Public Spending, GOVERNMENT THAT WORKS
GSI Analysis: 25% of NJ Public Employee Pensions paid to out of state residents, far Above U.S. Rate of 10%
by William J. Smith, GSI’s Director of Communications & Media Relations
Are New Jersey’s public employee retirees remaining in-state or leaving for a more tax-friendly retirement?
That’s the question we asked after a recent news report from Illinois found that 71,000 retired public employee pensioners, roughly 18%, were collecting their benefits, totaling $2.4 billion annually, out of state. Tax-friendly Florida and Arizona, along with neighboring Wisconsin were the top destinations. The news report cited a National League of Cities analysis that found 90% of the nation’s public pensioners remain in the state in which they finished their career before retirement.
Through an Open Public Records Act (OPRA) request to New Jersey’s Department of the Treasury, Garden State Initiative decided to take a look at public employee pension data for the state’s ten defined-benefit programs to see where New Jersey’s pension payments were headed.
Our analysis found that this year nearly $2.6 billion in pension payments, almost 25% of all payments, will be headed out of state, two and a half times the national rate.
As of July 1, 2019, a total of 332,556 retirees were collecting pension payments from the state, with monthly payments totaling nearly $950 million, or over $11 billion annually.
While 251,278, or 75%, of payments went to New Jersey residents, the other quarter was headed out of state, another indicator of NJ’s unaffordability. Our analysis of July’s payments found that over 80,000 of New Jersey’s retired public employees have relocated out of state, collecting over $215 million in monthly pension payments. Annually that represents a transfer of $2.6 billion out of the Garden State’s economy.
The personal finance website Bankrate.com ranked New Jersey 48th when it comes to affordability for retirees. New Jersey’s tax laws present an all-or-nothing proposition for retirees. Retirement income under $100,000 is excluded from taxation, but report income of $100,000 or more and all of your retirement income is taxed at the normal rate. And we don’t need to tell you how New Jersey’s sky-high property taxes impact those on fixed incomes.
So where are those retirees heading?

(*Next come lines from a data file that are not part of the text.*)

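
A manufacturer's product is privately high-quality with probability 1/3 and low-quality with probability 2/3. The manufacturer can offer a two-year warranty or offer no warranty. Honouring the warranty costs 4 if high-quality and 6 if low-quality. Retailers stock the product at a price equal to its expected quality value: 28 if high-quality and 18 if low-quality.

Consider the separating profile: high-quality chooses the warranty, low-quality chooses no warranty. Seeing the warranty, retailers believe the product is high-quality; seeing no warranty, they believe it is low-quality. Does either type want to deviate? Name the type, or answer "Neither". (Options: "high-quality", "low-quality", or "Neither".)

The warranty pays 28; no warranty pays 18.
high-quality: assigned the warranty, nets 28 − 4 = 24; deviating to no warranty nets 18.
low-quality: assigned no warranty, nets 18; deviating to the warranty nets 28 − 6 = 22.
The low-quality type gains 4 by deviating.

low-quality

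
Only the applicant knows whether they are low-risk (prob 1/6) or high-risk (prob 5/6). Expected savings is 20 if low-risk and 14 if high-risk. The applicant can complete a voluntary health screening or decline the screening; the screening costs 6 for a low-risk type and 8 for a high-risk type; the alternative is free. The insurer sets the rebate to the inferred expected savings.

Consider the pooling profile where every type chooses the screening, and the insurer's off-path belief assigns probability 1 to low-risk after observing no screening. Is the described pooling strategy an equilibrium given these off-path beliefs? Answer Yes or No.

On path, the insurer holds the prior and pays 1/6·20 + 5/6·14 = 15. Off path (no screening), believing low-risk, it pays 20.
low-risk: the screening nets 15 − 6 = 9; no screening nets 20. low-risk would deviate.
high-risk: the screening nets 15 − 8 = 7; no screening nets 20. high-risk would deviate.
A type deviates, so pooling fails.

No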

The top five destinations accounted for more than 55,000 pensioners collecting $153 million in July alone.
The top recipient was the Sun Belt state of Florida, where 25,000 checks, totaling over $70 million in July alone, were headed. Of course, Florida famously has no state income tax.

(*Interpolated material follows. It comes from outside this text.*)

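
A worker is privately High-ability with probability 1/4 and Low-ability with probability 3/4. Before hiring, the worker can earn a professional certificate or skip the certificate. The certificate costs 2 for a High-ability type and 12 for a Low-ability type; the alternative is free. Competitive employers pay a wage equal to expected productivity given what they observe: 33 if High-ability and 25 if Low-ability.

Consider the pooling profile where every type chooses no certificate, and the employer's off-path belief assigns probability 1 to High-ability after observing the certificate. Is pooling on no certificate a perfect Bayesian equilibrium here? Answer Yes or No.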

Next on the list was Pennsylvania, far from the Sun Belt, which received over 15,000 retiree deposits in July. Our neighbor to the west does not tax retirement income, including pensions.
We then found that many New Jersey retirees were heading down I-95 to North Carolina, which taxes retirement income at the flat income tax rate of 5.499%, but enjoys a far lower cost of living. Over 6,200 pension deposits were headed to the Tarheel State in July.

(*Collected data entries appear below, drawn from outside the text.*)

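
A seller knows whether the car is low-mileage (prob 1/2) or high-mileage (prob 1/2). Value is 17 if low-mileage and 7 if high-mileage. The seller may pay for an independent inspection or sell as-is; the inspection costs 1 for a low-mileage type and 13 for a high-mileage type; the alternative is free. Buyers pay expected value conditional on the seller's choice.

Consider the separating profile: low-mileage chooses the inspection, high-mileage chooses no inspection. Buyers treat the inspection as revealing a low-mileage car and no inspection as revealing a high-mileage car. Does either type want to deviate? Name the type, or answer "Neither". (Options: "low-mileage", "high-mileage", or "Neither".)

The inspection pays 17; no inspection pays 7.
low-mileage: assigned the inspection, nets 17 − 1 = 16; deviating to no inspection nets 7.
high-mileage: assigned no inspection, nets 7; deviating to the inspection nets 17 − 13 = 4.
Both types strictly prefer their assigned action; no profitable deviation.

Neither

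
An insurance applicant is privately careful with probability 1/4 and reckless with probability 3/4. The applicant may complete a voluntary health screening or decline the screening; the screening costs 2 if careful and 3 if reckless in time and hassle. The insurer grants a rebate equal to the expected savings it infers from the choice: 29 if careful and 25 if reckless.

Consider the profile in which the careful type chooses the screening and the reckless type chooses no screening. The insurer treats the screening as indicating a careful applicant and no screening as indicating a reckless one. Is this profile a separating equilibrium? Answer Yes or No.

Under these beliefs, the screening earns rebate 29 and no screening earns rebate 25.
careful: the screening nets 29 − 2 = 27; no screening nets 25. careful prefers the screening.
reckless: the screening nets 29 − 3 = 26; no screening nets 25. reckless would deviate to the screening.
reckless has a profitable deviation, so the profile is not an equilibrium.

No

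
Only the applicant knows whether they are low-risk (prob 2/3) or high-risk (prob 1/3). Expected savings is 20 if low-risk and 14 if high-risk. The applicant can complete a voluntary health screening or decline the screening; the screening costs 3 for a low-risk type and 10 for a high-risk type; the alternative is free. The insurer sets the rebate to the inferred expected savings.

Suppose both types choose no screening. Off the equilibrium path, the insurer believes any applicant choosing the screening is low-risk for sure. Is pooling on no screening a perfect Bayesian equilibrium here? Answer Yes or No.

On path, the insurer holds the prior and pays 2/3·20 + 1/3·14 = 18. Off path (the screening), believing low-risk, it pays 20.
low-risk: no screening nets 18; the screening nets 20 − 3 = 17. low-risk stays.
high-risk: no screening nets 18; the screening nets 20 − 10 = 10. high-risk stays.
No type deviates, so pooling is sustained.

Yes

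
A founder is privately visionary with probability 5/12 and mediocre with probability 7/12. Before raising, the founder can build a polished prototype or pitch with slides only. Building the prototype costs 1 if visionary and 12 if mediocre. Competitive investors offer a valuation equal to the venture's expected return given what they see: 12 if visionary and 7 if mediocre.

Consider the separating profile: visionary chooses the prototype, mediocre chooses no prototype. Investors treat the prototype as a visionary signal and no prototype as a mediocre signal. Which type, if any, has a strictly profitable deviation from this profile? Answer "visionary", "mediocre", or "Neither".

Neither

The prototype pays 12; no prototype pays 7.
visionary: assigned the prototype, nets 12 − 1 = 11; deviating to no prototype nets 7.
mediocre: assigned no prototype, nets 7; deviating to the prototype nets 12 − 12 = 0.
Both types strictly prefer their assigned action; no profitable deviation.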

Many New Jersey retirees opted to travel a little further down I-95 to South Carolina, where over 5,000 retiree deposits were received. Although South Carolina does tax pension income as normal income, with a top rate of 7%, the state has a $15,000 deduction for seniors receiving retirement income and boasts some of the lowest property tax rates in the country.
Rounding out the Top 5 of retirement destinations for New Jersey’s public employees was far from a warm weather retreat – New York. In July, nearly 4,000 Garden State retirees collected benefits across the Hudson River. Of note, income from retirement accounts or a private pension is deductible up to $20,000.
While some may debate which climate, financial or weather, drives retirement decisions, it is clear that a significantly higher percentage of public employee pension payments leave our state. Annually, nearly $2.6 billion that could be spent in New Jersey growing our economy and generating tax revenue through the purchase of goods and services are now being utilized elsewhere.